Germany launches 11th-hour bid to avert trade war with China

Germany launches 11th-hour bid to avert trade war with China

POLITICO — 2024-06-11

Automotive Industry

Germany wants the EU to set tariffs on electric vehicles at a low level to avoid severe retaliation from Beijing.

Germany has launched an 11th-hour bid to avert a full-scale trade war between Europe and China, resisting French calls to hit Chinese electric vehicles with punitive duties.

With a decision by the European Commission imminent, both Paris and Berlin have ramped up their lobbying efforts — with conflicting messages on just how tough Ursula von der Leyen’s executive should get on Beijing.

The EU executive is expected to inform Chinese EV-makers on Wednesday of temporary duties resulting from its probe into unfair state subsidies. EU member countries would then vote this fall to confirm the duties — making it vital for von der Leyen to pitch them at a level that the bloc’s two heavyweights can live with.

The atmospherics around the announcement are fraught: Chancellor Olaf Scholz and President Emmanuel Macron both suffered heavy defeats in Sunday's European election. The French leader responded by calling a risky general election. Now, von der Leyen needs their support to secure a second term as Commission president.

For all the talk of an evidence-based solution that is compliant with global trade rules, it is “a political decision,” admitted one Commission official. 

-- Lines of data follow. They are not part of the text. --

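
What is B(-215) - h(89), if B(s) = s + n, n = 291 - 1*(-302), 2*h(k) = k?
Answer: 667/2 ≈ 333.50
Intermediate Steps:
h(k) = k/2
n = 593 (n = 291 + 302 = 593)
B(s) = 593 + s (B(s) = s + 593 = 593 + s)
B(-215) - h(89) = (593 - 215) - 89/2 = 378 - 1*89/2 = 378 - 89/2 = 667/2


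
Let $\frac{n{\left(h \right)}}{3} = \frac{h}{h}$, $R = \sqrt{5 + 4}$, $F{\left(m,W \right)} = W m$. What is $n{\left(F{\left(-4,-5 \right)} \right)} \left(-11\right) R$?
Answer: $-99$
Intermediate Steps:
$R = 3$ ($R = \sqrt{9} = 3$)
$n{\left(h \right)} = 3$ ($n{\left(h \right)} = 3 \frac{h}{h} = 3 \cdot 1 = 3$)
$n{\left(F{\left(-4,-5 \right)} \right)} \left(-11\right) R = 3 \left(-11\right) 3 = \left(-33\right) 3 = -99$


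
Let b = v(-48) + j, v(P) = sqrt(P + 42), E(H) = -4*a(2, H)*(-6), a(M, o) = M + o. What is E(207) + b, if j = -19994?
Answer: -14978 + I*sqrt(6) ≈ -14978.0 + 2.4495*I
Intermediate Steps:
E(H) = 48 + 24*H (E(H) = -4*(2 + H)*(-6) = (-8 - 4*H)*(-6) = 48 + 24*H)
v(P) = sqrt(42 + P)
b = -19994 + I*sqrt(6) (b = sqrt(42 - 48) - 19994 = sqrt(-6) - 19994 = I*sqrt(6) - 19994 = -19994 + I*sqrt(6) ≈ -19994.0 + 2.4495*I)
E(207) + b = (48 + 24*207) + (-19994 + I*sqrt(6)) = (48 + 4968) + (-19994 + I*sqrt(6)) = 5016 + (-19994 + I*sqrt(6)) = -14978 + I*sqrt(6)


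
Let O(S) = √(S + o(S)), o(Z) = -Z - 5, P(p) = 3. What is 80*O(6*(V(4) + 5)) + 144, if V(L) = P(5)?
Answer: 144 + 80*I*√5 ≈ 144.0 + 178.89*I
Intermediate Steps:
V(L) = 3
o(Z) = -5 - Z
O(S) = I*√5 (O(S) = √(S + (-5 - S)) = √(-5) = I*√5)
80*O(6*(V(4) + 5)) + 144 = 80*(I*√5) + 144 = 80*I*√5 + 144 = 144 + 80*I*√5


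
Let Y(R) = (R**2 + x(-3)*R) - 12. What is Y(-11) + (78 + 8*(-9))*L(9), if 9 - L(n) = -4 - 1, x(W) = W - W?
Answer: 193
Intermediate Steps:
x(W) = 0
L(n) = 14 (L(n) = 9 - (-4 - 1) = 9 - 1*(-5) = 9 + 5 = 14)
Y(R) = -12 + R**2 (Y(R) = (R**2 + 0*R) - 12 = (R**2 + 0) - 12 = R**2 - 12 = -12 + R**2)
Y(-11) + (78 + 8*(-9))*L(9) = (-12 + (-11)**2) + (78 + 8*(-9))*14 = (-12 + 121) + (78 - 72)*14 = 109 + 6*14 = 109 + 84 = 193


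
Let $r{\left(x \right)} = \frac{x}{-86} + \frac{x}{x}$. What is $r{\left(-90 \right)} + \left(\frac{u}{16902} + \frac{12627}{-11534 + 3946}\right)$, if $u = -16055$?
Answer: $- \frac{1564703677}{2757426084} \approx -0.56745$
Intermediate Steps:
$r{\left(x \right)} = 1 - \frac{x}{86}$ ($r{\left(x \right)} = x \left(- \frac{1}{86}\right) + 1 = - \frac{x}{86} + 1 = 1 - \frac{x}{86}$)
$r{\left(-90 \right)} + \left(\frac{u}{16902} + \frac{12627}{-11534 + 3946}\right) = \left(1 - - \frac{45}{43}\right) + \left(- \frac{16055}{16902} + \frac{12627}{-11534 + 3946}\right) = \left(1 + \frac{45}{43}\right) + \left(\left(-16055\right) \frac{1}{16902} + \frac{12627}{-7588}\right) = \frac{88}{43} + \left(- \frac{16055}{16902} + 12627 \left(- \frac{1}{7588}\right)\right) = \frac{88}{43} - \frac{167623447}{64126188} = - \frac{1564703677}{2757426084}$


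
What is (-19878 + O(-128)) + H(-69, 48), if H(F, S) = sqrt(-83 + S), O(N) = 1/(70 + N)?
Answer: -1152925/58 + I*sqrt(35) ≈ -19878.0 + 5.9161*I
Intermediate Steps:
(-19878 + O(-128)) + H(-69, 48) = (-19878 + 1/(70 - 128)) + sqrt(-83 + 48) = (-19878 + 1/(-58)) + sqrt(-35) = (-19878 - 1/58) + I*sqrt(35) = -1152925/58 + I*sqrt(35)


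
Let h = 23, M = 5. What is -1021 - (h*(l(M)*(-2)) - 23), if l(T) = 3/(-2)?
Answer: -1067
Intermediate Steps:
l(T) = -3/2 (l(T) = 3*(-½) = -3/2)
-1021 - (h*(l(M)*(-2)) - 23) = -1021 - (23*(-3/2*(-2)) - 23) = -1021 - (23*3 - 23) = -1021 - (69 - 23) = -1021 - 1*46 = -1021 - 46 = -1067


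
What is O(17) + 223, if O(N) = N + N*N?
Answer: 529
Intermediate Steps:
O(N) = N + N**2
O(17) + 223 = 17*(1 + 17) + 223 = 17*18 + 223 = 306 + 223 = 529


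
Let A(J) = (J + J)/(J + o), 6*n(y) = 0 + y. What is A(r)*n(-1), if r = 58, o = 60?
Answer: -29/177 ≈ -0.16384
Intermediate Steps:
n(y) = y/6 (n(y) = (0 + y)/6 = y/6)
A(J) = 2*J/(60 + J) (A(J) = (J + J)/(J + 60) = (2*J)/(60 + J) = 2*J/(60 + J))
A(r)*n(-1) = (2*58/(60 + 58))*((⅙)*(-1)) = (2*58/118)*(-⅙) = (2*58*(1/118))*(-⅙) = (58/59)*(-⅙) = -29/177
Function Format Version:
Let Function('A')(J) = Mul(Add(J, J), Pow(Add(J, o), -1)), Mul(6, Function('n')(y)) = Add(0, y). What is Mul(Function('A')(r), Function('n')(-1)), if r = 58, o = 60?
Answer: Rational(-29, 177) ≈ -0.16384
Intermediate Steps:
Function('n')(y) = Mul(Rational(1, 6), y) (Function('n')(y) = Mul(Rational(1, 6), Add(0, y)) = Mul(Rational(1, 6), y))
Function('A')(J) = Mul(2, J, Pow(Add(60, J), -1)) (Function('A')(J) = Mul(Add(J, J), Pow(Add(J, 60), -1)) = Mul(Mul(2, J), Pow(Add(60, J), -1)) = Mul(2, J, Pow(Add(60, J), -1)))
Mul(Function('A')(r), Function('n')(-1)) = Mul(Mul(2, 58, Pow(Add(60, 58), -1)), Mul(Rational(1, 6), -1)) = Mul(Mul(2, 58, Pow(118, -1)), Rational(-1, 6)) = Mul(Mul(2, 58, Rational(1, 118)), Rational(-1, 6)) = Mul(Rational(58, 59), Rational(-1, 6)) = Rational(-29, 177)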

It will be decided at the highest level, by the von der Leyen cabinet,” added the official, who was granted anonymity due to the sensitivity of the matter. 

Another Commission official confirmed that the announcement was expected on Wednesday, 12 June 2024.

The EU now charges a 10% tariff on all car imports — below China’s 15%. Realizing that it won’t be able to avert the tariffs, Berlin is now pushing to keep them as low as possible, ideally on a reciprocal level that China also imposes on the EU — meaning 15%.

Two months after Scholz was widely seen to have kowtowed to Beijing, German Economy Minister Robert Habeck is expected to head to China next week (third week of June 2024) on a further damage-control mission.

Paris lobbied hard for the probe, which was announced by von der Leyen in her set-piece annual address last fall. And, despite Beijing’s threat to hit back at French cognac makers in an anti-dumping investigation, Paris wants much higher duties on Chinese EVs.

Something around 20-30% would give European manufacturers some breathing space to accelerate their investments in the sector and maintain their market share in Europe,” Elvire Fabry, senior research fellow at the Jacques Delors Institute in Paris, said.

A French official resisted the suggestion that the decision was political.

This is an objective investigation by the Commission. It is not a political negotiation,” the official said.

The weakest link

A decision on the Chinese EV duties was held back until after the European election, but under the strict timelines of EU trade investigations it can’t be delayed further.

The centrifugal forces at play as the EU negotiates its post-election transition will be welcomed in Beijing, which has long sought to prise EU countries away from Brussels. 

As long as individual member states are kind of played off each other like that, that is very much in Beijing’s interest and suits their interests more than European interest writ large,” Jacob Gunter, a lead analyst at China-focused think tank MERICS, said.

China has already warned it would target the EU’s agriculture and aviation sectors — two sensitive industries that France would be eager to shield. Should Beijing hit back, it wouldn’t be good news domestically for Macron, whose centrist alliance was obliterated by a resurgent far right in the European election.

Berlin may well be trying to avoid exactly that kind of tough retaliation. But its push for a mirroring tariff “undermines the legitimacy of the entire endeavor,” warned Niclas Poitiers, economist at Brussels-based think tank Bruegel. 

Germany’s position was “problematic,” he said: While big German automakers still entertain good ties with Beijing, that’s not necessarily the case for smaller businesses, meaning “​​the German economy as a whole has an interest in a more assertive policy towards China.” 

Over the past decade, BMW, Audi and Mercedes-Benz have sold 19.2 m cars in China, making up 30 to 40% of each automaker’s global sales, according to data from Schmidt Automotive Research.

Yet even the highest rumored duty — 25% — would not be enough to deter Chinese brands thanks to their huge cost and technology advantages. Chinese EV sales into Europe grew by 23%, to nearly 120,000 units, in the first four months of in 2024.

They can lower their prices and continue to be competitive. We’ve seen that happen in France already,” Matthias Schmidt, a European auto analyst, said.